Why your friends are probably more popular than you

I came across an interesting article by John Allen Paulos (via @timharford) on Scientific American claiming that your friends are probably more popular than you.

This idea goes nicely together with some of the theory behind complex networks which I learnt last week in Boston at the NECSI winter school on complex systems. I thought it might be an idea to see if I could explain some of the maths behind this claim.

In a social network each person is called a ‘node’ and they are connected to each of their friends by an ‘edge’. Let’s chose someone at random in our social network, Jeff say, and suppose Jeff has j friends. This means that Jeff will have j ‘edges’ connecting himself to each of his j friends. Let’s pick one of these edges at random and try to figure out the number of friends that Jeff’s random friend has.

To do this, we first need to define a couple of things…

– Let p(k) be the probability that a person picked at random has k friends

– Let n represent the total number of people in the network

– Let <k> be the average number of friends that a person in our network has

We now need to think about the network a little more generally…

The total number of edges connected to somebody with just one friend is equal to the total number of people with one friend (since each of these only have one edge). The total number of edge connected to somebody with two friends is equal to the total number of people with two friends, multiplied by two (since each of these people have two edges). More generally, the total number of people connected to somebody with k friends is equal to the total number of people with k friends multiplied by k. But this is equal to p(k) n k since p(k) n is the total number of people with k friends (the probability of a given person having k friends multiplied by the total number of people in the network).

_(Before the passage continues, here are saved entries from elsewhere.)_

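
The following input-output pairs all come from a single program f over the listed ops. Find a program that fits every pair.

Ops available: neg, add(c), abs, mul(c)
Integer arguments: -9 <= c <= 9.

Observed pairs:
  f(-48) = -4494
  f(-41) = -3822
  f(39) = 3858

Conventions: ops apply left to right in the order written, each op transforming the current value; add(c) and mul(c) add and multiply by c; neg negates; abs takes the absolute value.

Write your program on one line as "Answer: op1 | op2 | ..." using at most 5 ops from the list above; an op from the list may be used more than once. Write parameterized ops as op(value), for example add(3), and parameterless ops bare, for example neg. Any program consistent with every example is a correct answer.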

The probability that any edge is connected to a person with k friends is then the total number of edges connected to nodes with k friends divided by the total number of edges in the whole network. But this is just p(k) n k / n <k> since <k> is the average number of edges each node has and is calculated by the total number of edges in the network divided by the number of nodes in the network (i.e. n) and so the number of edges is n <k>.

So the probability that a given edge is connected to a node of degree k is p(k) k/<k>.

Now let’s get back to Jeff:

Suppose we have chosen one of his friends at random or, more specifically, we have chosen to follow one of his ‘edges’ at random which will lead us to one of his friends. The probability that Jeff’s friend has degree k is then p(k) k/<k>.

The expected number of friends (in a statistical sense) that Jeff’s random friend has is then:

\sum_{k=1} ^{\infty} k \frac{p(k) k}{<k>} = \frac{\sum_{k=1}^{\infty} p(k) k^2}{<k>}

The value of <k> can be calculated more explicitly as \sum_{k=1}^{\infty} p(k) k i.e. the expected mean. So the number of friends that we can expect Jeff’s random friend to have is:

\frac{\sum_{k=1}^{\infty} p(k)k^2}{\sum_{k=1}^{\infty} p(k)k}

Now is the point that I have to provide a little extra background. Social networks are often described as scale-free networks. As you can see by the wikipedia page on scale free networks, this means that the probability that a person picked at random has k friends is given by p(k)=ck^{-\gamma}.

If we put this into our above expression we get:

\frac{\sum_{k=1}^{\infty} c k^{2-\gamma} }{\sum_{k=1}^{\infty} c k^{1-\gamma}}.

The wikipedia page also helpfully tells us that for real world networks the value of \gamma is often between 2 and 3. This means that 2 - \gamma is between 0 and -1 and 1-\gamma is between -1 and -2. But the infinite sum of something to the power of a value between 0 and -1 diverges. This means that it heads off to infinity. The infinite sum of something to the power of a value between -1 and -2 converges. This means the value of the above expression is infinite!

But this means that Jeff’s random friend has infinite friends! This is clearly untrue since there are a finite number of people in the world…

What we have done above is assume that our social network follows a power law for every value of k and therefore assume that our network is infinite. In reality, power law behaviour is only observed for certain parts of the network. This means that our sums in the expression above do not go to infinity.

What we can say however is that if our network is very large then the above expression will also be very large provided some scale free behaviour can be shown. In this case, we can safely assume that, on average, the expected number of friends connected to Jeff’s randomly chosen friend is likely to be more than j (since j is expected to be <k>).